Specializes in ED, Tele, MedSurg, ADN, Outpatient, LTC, Peds.

I can't even begin to start----! Too many examples!

 Initially gut feeling--now can verbalize it in terms providers can understand.

 The one that stands out is the lady that walked into the ED on Christmas Eve. I looked across the ED, saw her and knew she was going to die and  she did not make it out. She had a septic look, with very slight tachycardia and normotensive.  I wrote an article about her @allnurses"Mary's Gift'

Specializes in Rehab/Nurse Manager.

I sometimes wonder about this.  It seems like every time I feel that something is not right with a patient, this ends up being correct.  I’m not always right about the actual medical problem (with limited diagnostic testing in my facility it would be impossible to always be right), but I can’t count the number of times that I’ve started to think that a patient needs a higher level of care and several hours later end up sending them in for that care.  

Specializes in Specializes in L/D, newborn, GYN, LTC, Dialysis.

I think it comes with lots of experience. I think all the experienced nurses I know  have pretty good intuition. After 24 years, I have it honed. And rarely am I wrong. When I am wrong it was because I was not smart enough to listen.

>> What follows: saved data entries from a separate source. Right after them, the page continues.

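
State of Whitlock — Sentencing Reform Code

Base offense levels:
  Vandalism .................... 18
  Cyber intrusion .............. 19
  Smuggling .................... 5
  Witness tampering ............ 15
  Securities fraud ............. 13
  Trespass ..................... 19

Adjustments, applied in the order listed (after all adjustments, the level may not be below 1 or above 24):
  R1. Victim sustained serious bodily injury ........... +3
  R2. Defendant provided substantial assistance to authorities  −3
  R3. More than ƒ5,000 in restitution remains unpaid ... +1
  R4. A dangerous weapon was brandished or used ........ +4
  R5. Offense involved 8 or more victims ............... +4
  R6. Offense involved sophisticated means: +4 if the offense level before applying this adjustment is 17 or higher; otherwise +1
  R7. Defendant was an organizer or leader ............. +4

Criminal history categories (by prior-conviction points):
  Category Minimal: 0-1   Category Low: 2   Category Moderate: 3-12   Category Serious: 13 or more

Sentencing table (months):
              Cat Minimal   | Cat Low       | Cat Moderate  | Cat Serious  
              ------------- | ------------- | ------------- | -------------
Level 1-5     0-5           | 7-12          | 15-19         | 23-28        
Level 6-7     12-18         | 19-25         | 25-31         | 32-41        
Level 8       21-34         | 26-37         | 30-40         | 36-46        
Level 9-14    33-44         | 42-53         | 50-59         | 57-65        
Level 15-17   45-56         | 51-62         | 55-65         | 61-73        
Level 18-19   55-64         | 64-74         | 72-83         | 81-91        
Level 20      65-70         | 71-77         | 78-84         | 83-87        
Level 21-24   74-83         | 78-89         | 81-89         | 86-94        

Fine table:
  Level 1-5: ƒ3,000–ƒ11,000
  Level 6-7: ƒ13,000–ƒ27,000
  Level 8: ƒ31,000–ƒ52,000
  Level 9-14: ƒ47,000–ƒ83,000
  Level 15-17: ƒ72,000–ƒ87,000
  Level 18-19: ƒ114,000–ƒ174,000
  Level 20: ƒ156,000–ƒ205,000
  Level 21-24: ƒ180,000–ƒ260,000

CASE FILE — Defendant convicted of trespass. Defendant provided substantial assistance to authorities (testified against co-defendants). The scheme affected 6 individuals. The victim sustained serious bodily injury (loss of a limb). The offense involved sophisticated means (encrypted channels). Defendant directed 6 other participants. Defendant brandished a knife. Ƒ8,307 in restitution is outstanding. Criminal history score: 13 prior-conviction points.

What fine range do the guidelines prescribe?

ƒ180,000–ƒ260,000

Base offense level for trespass: 19.
R1 applies: 19 + 3 = 22.
R2 applies: 22 − 3 = 19.
R3 applies: 19 + 1 = 20.
R4 applies: 20 + 4 = 24.
R6 applies (level before this adjustment is 24 ≥ 17, so +4): 24 + 4 = 28.
R7 applies: 28 + 4 = 32.
Level 32 exceeds the maximum of 24; capped at 24.
Final offense level: 24.
Level 24 falls in the 21-24 band.
Fine table: Level 21-24 → ƒ180,000–ƒ260,000.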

Specializes in School Nursing.

I remember back in the days of being a paramedic. I had a patient with chest pain, and we couldn't get the stretcher to her bed, where she was laying. We set her in a chair to carry her out. She coded twice in the ambulance before we could get to the hospital.

Another patient I had was as a new nurse. A male with a low body temperature was admitted to a three-bed room. When I did my assessment, I told the charge nurse that he was too ill for that room and needed a private room. At first, they refused to move him, but finally did. My intuition was telling me he was going to code before my shift was over. As we warmed him up, his level of consciousness decreased. I called the doctor numerous times all night, and he refused to come and see the patient. At 6 am, the lab went in the room, and came straight back out to tell me there was something wrong. Indeed, he had coded. I pushed the code button on the wall, and started CPR. He came back within minutes, before other nurses made it to the room. I was documenting for an hour after shift change, and I heard a code being called for that patient. So many things should have been done differently, but unfortunately, they were not.